When asked today about the fall update, Bill Morneau said the government would continue to look at Canada’s economic situation in order to determine what should be done — not only in November but also in next year’s budget.
Government insiders say Ottawa is considering using the update as a vehicle to help boost the sluggish economy, including potentially fast-forwarding billions in planned infrastructure investments.
Morneau declined to share details about the contents of the fall update, nor would he provide a precise date for its release.
He says existing measures announced in the government’s spring budget, such as tax-bracket changes and infrastructure spending, have begun to help the economy.
Morneau also confirmed plans to meet with a group of private-sector economists on Oct. 13 in Toronto to seek their input as well as their latest economic projections.
The finance minister launched the government’s pre-budget consultations today in Ottawa, saying the ideas he receives through the process will help him craft his next budget, expected in the spring.
“We’ll remain vigilant in looking at economic realities to see what more we can do to make a difference for Canadians and for Canadian families,” Morneau said.

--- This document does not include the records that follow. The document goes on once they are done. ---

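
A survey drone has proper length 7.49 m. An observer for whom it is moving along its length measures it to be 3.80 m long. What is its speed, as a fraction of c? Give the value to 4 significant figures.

β ≈ 0.8617

γ = L₀/L = 7.49/3.80 = 1.97105
β = √(1 − 1/γ²) = 0.8617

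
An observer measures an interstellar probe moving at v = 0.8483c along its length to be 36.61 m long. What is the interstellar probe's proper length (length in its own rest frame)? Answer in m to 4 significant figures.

γ = 1/√(1 − 0.8483²) = 1.88852
L₀ = γL = 1.88852 × 36.61 = 69.14 m

L₀ ≈ 69.14 m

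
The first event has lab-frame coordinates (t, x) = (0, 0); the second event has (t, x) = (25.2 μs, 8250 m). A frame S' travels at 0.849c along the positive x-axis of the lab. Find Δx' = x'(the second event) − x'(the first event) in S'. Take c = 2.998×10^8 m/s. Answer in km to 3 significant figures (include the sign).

γ = 1/√(1 − 0.849²) = 1.8925
Δx' = γ(Δx − vΔt) = 1.8925 × (8250 m − 0.849×(2.998×10^8 m/s)×25.2×10^-6 s)
= 1.8925 × (1835.8 m) = 3.47 km

Δx' ≈ 3.47 km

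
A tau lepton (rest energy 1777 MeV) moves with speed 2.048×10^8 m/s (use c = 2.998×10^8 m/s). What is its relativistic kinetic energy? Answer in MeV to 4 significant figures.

β = v/c = 2.048×10^8 / 2.998×10^8 = 0.683122
γ = 1/√(1 − 0.683122²) = 1.36929
K = (γ − 1)m₀c² = (1.36929 − 1) × 1777 MeV = 0.369292 × 1777 MeV = 656.2 MeV

K ≈ 656.2 MeV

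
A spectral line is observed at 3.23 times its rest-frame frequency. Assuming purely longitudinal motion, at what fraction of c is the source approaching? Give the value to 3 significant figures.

β ≈ 0.825

f_obs/f_src = √((1+β)/(1−β)) = 3.23  ⇒  (1+β)/(1−β) = 10.433
β = |1 − D²|/(1 + D²) = |1 − 10.433|/(1 + 10.433) = 0.825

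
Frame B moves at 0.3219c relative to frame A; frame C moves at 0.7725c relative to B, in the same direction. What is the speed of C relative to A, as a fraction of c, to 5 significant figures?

u ≈ 0.87645c

Compose boost 2: (0.7725 + 0.3219)/(1 + 0.7725×0.3219) = 1.0944/1.248668 = 0.87645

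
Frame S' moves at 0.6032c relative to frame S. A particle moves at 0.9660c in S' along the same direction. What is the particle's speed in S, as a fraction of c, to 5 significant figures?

Relativistic velocity addition: u = (u' + v)/(1 + u'v/c²)
= (0.9660 + 0.6032)/(1 + 0.9660×0.6032) = 1.5692/1.582691 = 0.99148

u ≈ 0.99148c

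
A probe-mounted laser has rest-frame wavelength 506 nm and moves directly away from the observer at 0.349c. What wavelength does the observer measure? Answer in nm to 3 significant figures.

λ_obs ≈ 728 nm

Relativistic Doppler: λ_obs = λ_src √((1+β)/(1−β))
= 506 × √(1.3490/0.65100) = 506 × 1.4395 = 728 nm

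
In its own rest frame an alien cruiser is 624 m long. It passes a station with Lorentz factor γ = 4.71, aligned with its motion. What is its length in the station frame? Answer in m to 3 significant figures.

L ≈ 132 m

γ = 4.71 (given)
Length contraction: L = L₀/γ = 624/4.71 = 132 m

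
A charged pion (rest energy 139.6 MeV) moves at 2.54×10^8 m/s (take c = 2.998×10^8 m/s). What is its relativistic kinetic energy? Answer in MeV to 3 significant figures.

K ≈ 123 MeV

β = v/c = 2.54×10^8 / 2.998×10^8 = 0.84723
γ = 1/√(1 − 0.84723²) = 1.8824
K = (γ − 1)m₀c² = (1.8824 − 1) × 139.6 MeV = 0.88245 × 139.6 MeV = 123 MeV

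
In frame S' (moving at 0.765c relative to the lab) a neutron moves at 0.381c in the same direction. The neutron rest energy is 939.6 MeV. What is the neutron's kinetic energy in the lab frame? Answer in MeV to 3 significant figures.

K ≈ 1100 MeV

u_lab = (0.381 + 0.765)/(1 + 0.381×0.765) = 0.887364
γ = 1/√(1 − 0.887364²) = 2.1689
K = (γ − 1)m₀c² = (2.1689 − 1) × 939.6 = 1.1689 × 939.6 = 1100 MeV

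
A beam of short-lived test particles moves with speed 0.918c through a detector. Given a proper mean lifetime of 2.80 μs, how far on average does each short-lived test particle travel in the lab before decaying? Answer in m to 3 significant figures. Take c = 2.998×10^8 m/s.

γ = 1/√(1 − 0.918²) = 2.5216
Dilated lifetime: Δt = γτ₀ = 2.5216 × 2.80 μs = 7.0604 μs
d = vΔt = 0.918c × 7.0604 μs = 2.7522×10^8 m/s × 7.0604×10^-6 s = 1940 m

d ≈ 1940 m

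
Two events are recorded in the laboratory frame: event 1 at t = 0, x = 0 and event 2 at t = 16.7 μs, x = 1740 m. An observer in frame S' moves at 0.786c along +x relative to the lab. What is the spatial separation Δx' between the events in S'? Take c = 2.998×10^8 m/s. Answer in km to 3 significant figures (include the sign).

γ = 1/√(1 − 0.786²) = 1.6175
Δx' = γ(Δx − vΔt) = 1.6175 × (1740 m − 0.786×(2.998×10^8 m/s)×16.7×10^-6 s)
= 1.6175 × (-2195.2 m) = -3.55 km

Δx' ≈ -3.55 km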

“We will look at the economic situation in order to figure out what we should be doing, not only in November but in our upcoming budget.”
Morneau also said that with growth a “little lower” than forecast, he believes the government made the right decision last spring when it added a layer of prudence to its fiscal outlook.
In the March budget, the government included a larger-than-usual risk adjustment of $6-billion per year to an outlook that predicted a $29.4-billion deficit this year.